Raquel Brito, Jornal i online

O que poderá intrigar o “ginasta” (e certamente a administração tributária se de tal se aperceber) é continuar a pagar o acordado pela utilização do ginásio mas agora decomposto em duas rubricas, sendo uma delas a consulta de nutrição que não houve

 

A imaginação humana é tão imparável como surpreendente. Sendo certo e sabido que a nossa capacidade de adaptação a novas realidades é admirável.

A título exemplificativo contemplemos os ginásios, que proliferam por este país, e que nos poderão fazer pensar “como podem sobreviver tantos?”. Sem pormenorizar este debate, é legitimo reconhecer que: a) a concorrência direta é imensa; b) a prática de exercício físico ao ar livre cresceu exponencialmente; c) existe uma multiplicidade de modalidades e respetivos recintos praticáveis; etc…

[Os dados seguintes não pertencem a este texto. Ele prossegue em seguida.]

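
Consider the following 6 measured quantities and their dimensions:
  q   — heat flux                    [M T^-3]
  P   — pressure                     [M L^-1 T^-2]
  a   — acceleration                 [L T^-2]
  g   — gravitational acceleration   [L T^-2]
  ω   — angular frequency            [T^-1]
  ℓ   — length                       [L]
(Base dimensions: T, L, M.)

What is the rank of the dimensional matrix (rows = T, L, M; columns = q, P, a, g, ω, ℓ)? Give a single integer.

Write exponents as rows T,L,M / cols q,P,a,g,ω,ℓ:
  T: [-3 -2 -2 -2 -1  0]
  L: [ 0 -1  1  1  0  1]
  M: [ 1  1  0  0  0  0]
Echelon form has 3 nonzero rows (pivots: q,P,a)

3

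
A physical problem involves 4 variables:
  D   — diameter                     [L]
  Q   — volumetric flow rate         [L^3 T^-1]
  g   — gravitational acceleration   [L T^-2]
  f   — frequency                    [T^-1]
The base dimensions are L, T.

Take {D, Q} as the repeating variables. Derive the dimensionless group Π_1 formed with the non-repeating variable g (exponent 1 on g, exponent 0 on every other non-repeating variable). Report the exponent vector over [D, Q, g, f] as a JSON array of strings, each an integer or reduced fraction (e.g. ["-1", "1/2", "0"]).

["5", "-2", "1", "0"]

Dimensional matrix (L×T by D×Q×g×f):
  L: [ 1  3  1  0]
  T: [ 0 -1 -2 -1]
Row reduction gives pivot columns D,Q; rank = 2
Repeat: D,Q; free: g,f
RREF:
  r0: [   1    0   -5   -3]
  r1: [   0    1    2    1]
Fix exponent of g at 1, f at 0; solve each RREF row for its pivot's exponent:
  r0: exp(D) + (-5)·1 = 0 ⇒ exp(D) = 5
  r1: exp(Q) + (2)·1 = 0 ⇒ exp(Q) = -2
Π_1 = D^5 · Q^-2 · g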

Surge, assim, a necessidade de desenvolver estratégias para rentabilizar o “negócio”. E é precisamente neste ponto que se celebram os tão populares “engenho e arte”, diferentes do nobre sentido que Camões lhes conferiu!
Neste sentido, importa referir duas questões principais: os contratos abusivos e os impostos.

1 - Enquanto consumidores, já nos confrontámos com pequenos quid pro quo relativamente a contratos estabelecidos com algumas instituições / empresas, nomeadamente operadoras de telecomunicações, instituições bancárias e outras empresas prestadoras de serviços. Notícias têm vindo a público sobre posições contratuais celebradas que parecem, aos olhos do “normal” consumidor, inaceitáveis. O próprio Ministério Público tem publicado o desfecho legal resultante de ações relativas a estes casos, expondo cláusulas de inúmeros contratos consideradas nulas  pelos tribunais.

Ora, atualmente numa simples inscrição num ginásio o consumidor é presenteado com contratos descomunais, pejados de cláusulas, com letras diminutas, com adesões eletrónicas, …, que a grande maioria aceita, sem ler! Porque é, simplesmente, um contrato cujo fim possibilita a prática de exercício físico.
Surgem, no entanto, contratos que configuram um abuso, resumidamente “nós temos todos os direitos e vocês nenhum!” Podem ler-se cláusulas verdadeiramente leoninas, fazendo do velho leão de Esopo um singelo e credível negociador.
Prevalecerão as orientações extremistas que afirmam a existência de liberdade jurídica na hora da celebração dos contratos, cujo consentimento dos consumidores / utilizadores os vincula? Será irrelevante o conteúdo deste tipo de contrato?

2 -  Relativamente à questão dos impostos importa perceber a legalidade das medidas que tem vindo a ser postas em prática na hora da faturação dos serviços prestados por ginásios.

Aos serviços prestados no âmbito dos ginásios podemos incluir um considerável leque de préstimos (desde o suprimento de toalhas até ao personal trainer), que estão à disposição do consumidor. Até aqui nada de novo!
O que poderá intrigar o “ginasta” (e certamente a administração tributária se de tal se aperceber) é continuar a pagar o acordado pela utilização do ginásio mas agora decomposto em duas rubricas, sendo uma delas a consulta de nutrição que não houve. Ou seja, para além da descrição de utilização do ginásio na fatura, poderá surgir, a qualquer momento e em simultâneo, a descrição de consulta de nutrição.

Em boa verdade, questionará apenas o consumidor mais atento, pois esta “ginástica” fiscal em nada altera o valor do pagamento da sua mensalidade. Altera, tão-somente, o valor do IVA a pagar, tendo em conta que as consultas de nutricionismo estão isentas do referido imposto.

O contrato celebrado nos moldes anteriormente apresentados “obriga” a que, quer se utilize a consulta ou não (ainda que esta nem tenha sido solicitada), a mesma possa constar da fatura e nunca o seu valor será devolvido!

Concluindo,
É importante que os cidadãos, enquanto consumidores, estejam alerta para estas situações, que poderão causar alguns constrangimentos, e que façam uso dos mecanismos legais disponíveis.
Importa ainda referir que a fuga ao fisco é um problema grave, seja ela por atuação dos cidadãos e das empresas ou em virtude de carências legais.

Confrontadas com um excesso de concorrência, com uma elevada carga fiscal, entre outros fatores, as empresas tendem a desenvolver estratégias de sobrevivência, nem sempre as mais legítimas.